Saturday, September 20, 2008

I've Been Freakin' OUT lately.

I wish this school system didn't destroy me and others like me as much as I feel it has done. It really has dwindles my self-confidence which is what I wanted to gain most of all in high school. Who likes themselves in Middle school? I know I didn't. I never wanted that feeling again, but when I got to high school, at least for a while, not so much anymore, but still I felt WORSE! IT SHOULDN'T be like that! It makes me so angry what just six hours in seven different desks can do to my mind. Sometimes, I consider asking my parents for pills or something to take to help me feel better during the day. I shouldn't have to take something to make me feel confident just because I don't compare to anyone. I don't really want to, but sometimes I just feel so hopeless. The system is so corrupt. I don't want to become a carbon copy of everyone grand. Because no one is grand.

2 comments:

tayloralexandra said...

awww god I'm so sorry and I know what you mean. exactly. But hang in there because I swear you're so much better off without medicine. I promise I'm here for you and just try to keep your head above water if you need a break let me know, you can come here and we'll make art and have our own school dance.
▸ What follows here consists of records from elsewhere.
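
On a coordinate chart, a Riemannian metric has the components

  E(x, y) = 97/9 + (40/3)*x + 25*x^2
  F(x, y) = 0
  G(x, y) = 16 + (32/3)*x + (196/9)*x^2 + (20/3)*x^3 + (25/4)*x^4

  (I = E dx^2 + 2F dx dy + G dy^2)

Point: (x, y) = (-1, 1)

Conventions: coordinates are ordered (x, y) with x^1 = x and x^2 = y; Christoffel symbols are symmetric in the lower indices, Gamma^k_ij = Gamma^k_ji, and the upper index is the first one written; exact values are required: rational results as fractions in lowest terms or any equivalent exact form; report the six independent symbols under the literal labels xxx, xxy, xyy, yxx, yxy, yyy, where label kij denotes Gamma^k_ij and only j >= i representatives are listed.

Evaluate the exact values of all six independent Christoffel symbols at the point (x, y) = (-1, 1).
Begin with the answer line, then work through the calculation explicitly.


Answer: Gamma_xxx = -165/202, Gamma_xxy = 0, Gamma_xyy = 341/404, Gamma_yxx = 0, Gamma_yxy = -22/31, Gamma_yyy = 0

E = 202/9, F = 0, G = 961/36 at the point
E_x = -110/3, E_y = 0, F_x = 0, F_y = 0, G_x = -341/9, G_y = 0
EG - F^2 = 97061/162;  g^inv = (162/97061) * [[961/36, 0], [0, 202/9]]
first-kind symbols [ij,l] = (1/2)(d_i g_jl + d_j g_il - d_l g_ij): [xx,x] = E_x/2 = -55/3, [xx,y] = F_x - E_y/2 = 0, [xy,x] = E_y/2 = 0, [xy,y] = G_x/2 = -341/18, [yy,x] = F_y - G_x/2 = 341/18, [yy,y] = G_y/2 = 0
Gamma^x_ij = (G*[ij,x] - F*[ij,y])/(EG - F^2), Gamma^y_ij = (E*[ij,y] - F*[ij,x])/(EG - F^2)


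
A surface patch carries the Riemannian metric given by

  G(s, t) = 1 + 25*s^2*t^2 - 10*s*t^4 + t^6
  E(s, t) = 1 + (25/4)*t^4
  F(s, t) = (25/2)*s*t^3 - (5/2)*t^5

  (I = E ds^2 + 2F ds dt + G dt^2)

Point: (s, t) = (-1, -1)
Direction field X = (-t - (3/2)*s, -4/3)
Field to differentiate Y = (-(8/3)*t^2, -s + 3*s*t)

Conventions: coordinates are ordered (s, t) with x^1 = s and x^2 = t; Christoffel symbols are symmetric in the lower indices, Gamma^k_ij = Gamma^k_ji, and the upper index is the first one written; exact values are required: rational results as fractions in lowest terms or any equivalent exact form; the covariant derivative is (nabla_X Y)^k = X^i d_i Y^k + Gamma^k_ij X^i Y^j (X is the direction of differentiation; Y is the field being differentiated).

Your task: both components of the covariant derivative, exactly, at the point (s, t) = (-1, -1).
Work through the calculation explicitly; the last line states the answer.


E = 29/4, F = 15, G = 37 at the point
E_s = 0, E_t = -25, F_s = -25/2, F_t = -50, G_s = -60, G_t = -96
EG - F^2 = 173/4;  g^inv = (4/173) * [[37, -15], [-15, 29/4]]
first-kind symbols [ij,l] = (1/2)(d_i g_jl + d_j g_il - d_l g_ij): [ss,s] = E_s/2 = 0, [ss,t] = F_s - E_t/2 = 0, [st,s] = E_t/2 = -25/2, [st,t] = G_s/2 = -30, [tt,s] = F_t - G_s/2 = -20, [tt,t] = G_t/2 = -48
Gamma^s_ij = (G*[ij,s] - F*[ij,t])/(EG - F^2), Gamma^t_ij = (E*[ij,t] - F*[ij,s])/(EG - F^2)
Gamma_sss = 0, Gamma_sst = -50/173, Gamma_stt = -80/173, Gamma_tss = 0, Gamma_tst = -120/173, Gamma_ttt = -192/173
X = (5/2, -4/3), Y = (-8/3, 4) at the point

Answer: (nabla_X Y)^s = -4444/519, (nabla_X Y)^t = -4922/519


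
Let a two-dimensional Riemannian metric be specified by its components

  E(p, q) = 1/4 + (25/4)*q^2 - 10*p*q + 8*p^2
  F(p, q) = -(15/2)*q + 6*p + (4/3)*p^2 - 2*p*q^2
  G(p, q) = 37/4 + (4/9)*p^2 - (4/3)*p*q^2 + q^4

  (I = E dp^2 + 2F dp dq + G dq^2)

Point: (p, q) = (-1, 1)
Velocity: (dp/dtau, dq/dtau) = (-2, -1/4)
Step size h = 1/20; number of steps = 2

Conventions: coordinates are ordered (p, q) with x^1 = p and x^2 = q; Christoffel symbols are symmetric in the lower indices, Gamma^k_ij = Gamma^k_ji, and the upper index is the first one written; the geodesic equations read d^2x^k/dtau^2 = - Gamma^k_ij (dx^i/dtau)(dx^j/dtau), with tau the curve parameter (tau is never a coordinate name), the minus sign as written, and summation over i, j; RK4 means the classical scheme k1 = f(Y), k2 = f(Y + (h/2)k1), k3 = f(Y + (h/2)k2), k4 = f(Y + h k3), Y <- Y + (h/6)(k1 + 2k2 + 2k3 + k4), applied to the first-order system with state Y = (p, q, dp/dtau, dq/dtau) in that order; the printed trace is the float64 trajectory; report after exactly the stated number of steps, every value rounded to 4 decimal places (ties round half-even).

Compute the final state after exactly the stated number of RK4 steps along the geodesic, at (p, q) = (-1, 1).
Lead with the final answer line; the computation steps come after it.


Answer: p = -1.1784, q = 1.0078, dp/dtau = -1.5895, dq/dtau = 0.3679

f(Y) = (dp/dtau, dq/dtau, -Gamma^p_ij Y'^i Y'^j, -Gamma^q_ij Y'^i Y'^j) with the Gammas evaluated at the stage position; h = 0.050000; intermediate values shown to 6 dp
step 0: p = -1.0000, q = 1.0000, dp/dtau = -2.0000, dq/dtau = -0.2500
step 1:
  k1: at (p, q) = (-1.000000, 1.000000), (dp/dtau, dq/dtau) = (-2.000000, -0.250000); Gamma_ppp = -1.344247, Gamma_ppq = 0.648215, Gamma_pqq = 0.026949, Gamma_qpp = -1.960726, Gamma_qpq = 0.455535, Gamma_qqq = 0.299915; k1 = (-2.000000, -0.250000, 4.727088, 7.368624)
  k2: at (p, q) = (-1.050000, 0.993750), (dp/dtau, dq/dtau) = (-1.881823, -0.065784); Gamma_ppp = -1.289903, Gamma_ppq = 0.616118, Gamma_pqq = 0.036879, Gamma_qpp = -1.934652, Gamma_qpq = 0.426946, Gamma_qqq = 0.308362; k2 = (-1.881823, -0.065784, 4.415173, 6.744058)
  k3: at (p, q) = (-1.047046, 0.998355), (dp/dtau, dq/dtau) = (-1.889621, -0.081399); Gamma_ppp = -1.288807, Gamma_ppq = 0.615875, Gamma_pqq = 0.038883, Gamma_qpp = -1.933103, Gamma_qpq = 0.426082, Gamma_qqq = 0.311936; k3 = (-1.889621, -0.081399, 4.412183, 6.769327)
  k4: at (p, q) = (-1.094481, 0.995930), (dp/dtau, dq/dtau) = (-1.779391, 0.088466); Gamma_ppp = -1.237482, Gamma_ppq = 0.586444, Gamma_pqq = 0.048665, Gamma_qpp = -1.908174, Gamma_qpq = 0.399054, Gamma_qqq = 0.321668; k4 = (-1.779391, 0.088466, 4.102406, 6.164838)
  Y <- Y + (h/6)(k1 + 2k2 + 2k3 + k4): p = -1.0944, q = 0.9962, dp/dtau = -1.7793, dq/dtau = 0.0880
step 2:
  k1: at (p, q) = (-1.094352, 0.996201), (dp/dtau, dq/dtau) = (-1.779298, 0.088002); Gamma_ppp = -1.237370, Gamma_ppq = 0.586403, Gamma_pqq = 0.048786, Gamma_qpp = -1.908053, Gamma_qpq = 0.398978, Gamma_qqq = 0.321881; k1 = (-1.779298, 0.088002, 4.100655, 6.163163)
  k2: at (p, q) = (-1.138835, 0.998401), (dp/dtau, dq/dtau) = (-1.676782, 0.242081); Gamma_ppp = -1.188384, Gamma_ppq = 0.559236, Gamma_pqq = 0.058866, Gamma_qpp = -1.883502, Gamma_qpq = 0.373077, Gamma_qqq = 0.333561; k2 = (-1.676782, 0.242081, 3.791815, 5.578980)
  k3: at (p, q) = (-1.136272, 1.002253), (dp/dtau, dq/dtau) = (-1.684503, 0.227476); Gamma_ppp = -1.187581, Gamma_ppq = 0.559123, Gamma_pqq = 0.060345, Gamma_qpp = -1.882075, Gamma_qpq = 0.372424, Gamma_qqq = 0.336338; k3 = (-1.684503, 0.227476, 3.795194, 5.608491)
  k4: at (p, q) = (-1.178577, 1.007575), (dp/dtau, dq/dtau) = (-1.589539, 0.368426); Gamma_ppp = -1.141162, Gamma_ppq = 0.534168, Gamma_pqq = 0.070005, Gamma_qpp = -1.857987, Gamma_qpq = 0.347847, Gamma_qqq = 0.348667; k4 = (-1.589539, 0.368426, 3.499443, 5.054542)
  Y <- Y + (h/6)(k1 + 2k2 + 2k3 + k4): p = -1.1784, q = 1.0078, dp/dtau = -1.5895, dq/dtau = 0.3679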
Oh, and you'll have to wear the disco ball shirt. of course

Anonymous said...

i love love love love the quote by Kimya Dawson on your page -- and by the way,i totally agree with that whole middle school into high school business.
"no one is grand". that's so beautiful -- i can't think of anything better to say, it's that good.
so my dear, i don't know what you think of me, but what i think of you is that you have so much in your brain that is honest and real, and i'm so glad to be able to read it all.
hope that makes a difference, maybe.